Immer mehr in Mode – zahlen, um arbeiten zu dürfen!

Das New Economy High Life ist zwar kläglich abgesoffen, aber die masochistische „Lust“ an der Ausbeutung ist weitgehend geblieben. Mit dem vielzitierten Spaß bei der Arbeit ist es allerdings nicht so weit her. Insbesonders für Junge, die versuchen, einen Job zu ergattern sieht es mehr als gruselig aus. Die Praktikantin hat noch „keine firmenvergangenheit zur hand“ und auch „keine steuerberater-, keine wirtschaftsprüfer- und unternehmensberatereltern. oder gar zahnarzteltern. kleinbürgerseltern, das ja, das könne man schon sagen, also praktisch nicht existierende, zumindest, was ihre berufliche existenz betreffe.“ Keiner will ihr glauben, dass es heute ohne Eltern nicht geht, genausowenig, wie ihr jemand glaube, das sie keine Krankenversicherung habe. „das würde sie selbst ja nicht einmal glauben, daß sie derart unterversichert“ sei. Heute müsse man sich einen Arbeitsplatz schon kaufen! Ja, es greife immer mehr um sich: „ja, zahlen, dass man arbeiten darf“. „das komme nicht aus japan, wie anzunehmen sei, sondern von überall her, wo man heute einen arbeitsmarkt vermuten könne. (…) das würde sich sozusagen global erwärmen, denn das gehe durch alle kontinente, zumindest, was attraktive arbeitsplätze betreffe –, ist ja auch logisch!‚ könne man nur sagen, denn das liege doch auf der hand, daß auch ein attraktiver arbeitsplatz einen marktwert habe, und an den meistbietenden verkauft werden könne. das sei eine logik, die im prinzip eingängig sei, nur von manchen nicht verstanden würde.“

nein sie wisse nicht, zu was sie bereit wäre, um einen job zu kriegen, das wisse sie nicht, sie vermute mal zu einigem.

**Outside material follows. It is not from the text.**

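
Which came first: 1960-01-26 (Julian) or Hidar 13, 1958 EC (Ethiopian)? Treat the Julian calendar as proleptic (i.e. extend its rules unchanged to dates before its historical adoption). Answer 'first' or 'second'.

The two dates have Julian Day Numbers 2436973 and 2439087 respectively.
Since 2436973 < 2439087, the first date comes first.

first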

Aber schließlich ist das alles nicht mehr auszuhalten, sie will raus aus „diesem ewigen assessment-rausch, diesem testmodus, in dem alle gefangen seien. sie habe keine lust auf diese scheinsituationen, diese bewerbungsspielchen.“ Fähigkeiten seien ja gar nicht gefragt, „es geht um ein commitment für das system (SIC!!!, M. W.), das man nicht so einfach erwerben kann, das sitzt tiefer in einem drin.“ Entweder müsse sie nun wieder zurück auf Start, wieder in den Ausbildungsmarkt, aber wie solle sie das finanzieren, oder sie jobbe einfach mal so, als Putzfrau oder im Supermarkt.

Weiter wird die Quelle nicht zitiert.